Politics: From the 1890s to the 1930s, West Virginia's US senators were generally officials of coal companies, as were most of its governors. The state legislature, dominated by representatives of agricultural counties, was less reliably favorable to the coal interests. It was not uncommon, however, for lawmakers to accept bribes from coal companies (five were arrested in 1913 for accepting payments from a coal operator running for the US Senate). Perhaps even more important, the coal companies dominated county goverment, choosing sympathetic sheriffs and other officials. The companies were the main source of county funds, which gave them a powerful voice in local affairs. Not infrequently, deputy sheriffs were paid directly by the coal companies. Even legislation intended to assist miners could be turned to the companies' advantage. 

The Workmen's Compensation Law of 1913, for example, relieved the coal operators of responsibility for job injuries, for which local juries had previously awarded compensation to miners. Laws restricting child labor were weak and systematically ignored. They failed to provide educational requirements for working children and did not specify dangerous occupations from which they should be barred. Mine safety laws were notoriously uneforced; West Virginia had the hightest death rate of any mining state, and hte proportion of miners who died in accidents far exceeded that of any European country. "One cannot imagine the power of the mining companies," a US senator from Wisconsin wrote in 1913 after visiting West Virginia. The companies, he added, "own both the Republican and Democratic parties in the state."

Mother Jones: Born in Ireland, Mary Jones (1830-1930) was brought to Canada as a young girl and moved to the United States shortly before the Civil War. Her husband and four children died in a yellow fever epidemic in 1867. She then worked in Chicago as a seamstress and later emerged as one of the most prominent union organizers in the nation's coal fiels and a speaker on behalf of social causes ranging from the abolition of child labor to the Mexican Revolution. As a paid organizer for the United Mine Workers of America, Mother Jones worked among miners from Pennsylvania to Colorado. She was active in West Virginia in a 1901 organizing drive, during the 1912 st4rike, and again after the Matewan Massacre. Jones's actions challenged conventional definitions of a woman's place, but she had little interst in women's suffrage and effectively played upon traditional gender roles (including wearing Vitorian dresses) in constructing her own image as a "mother" to male miners, whom she referred to as her "boys."

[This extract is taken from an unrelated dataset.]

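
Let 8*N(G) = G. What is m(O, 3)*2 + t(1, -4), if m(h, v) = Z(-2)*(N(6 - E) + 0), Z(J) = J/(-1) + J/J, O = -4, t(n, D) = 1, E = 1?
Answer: 19/4 ≈ 4.7500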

Later: The events that followed the Matewan Massacre were even more dramatic than those recounted in the film. Indicted for his part in the bloodshed, Matewan chief of police Sid Hatfield was murdered by company operatives on the courthouse steps -- a demonstration, in the miners' eyes, of the owners' utter contempt for legal processes. There followed the Great Colafield War, in which the operators flooded the region with strike breakers and armed guards, while strikers blew up mines and other property and fought pitched battles with company forces and state troopers. In 1921, the violence culminated in the armed march on Logan -- the greatest domestic armed conflict in American labor history, according to historian David A. Corbin -- in which some ten thousand armed miners clashed with company forces. With the miners apparently gaining the upper hand, President Warren G. Harding placed the entire state under martial law, brought in federal troops, and broke the strike. Not until the 1930s would unionization come to the coal fields of southern West Virginia.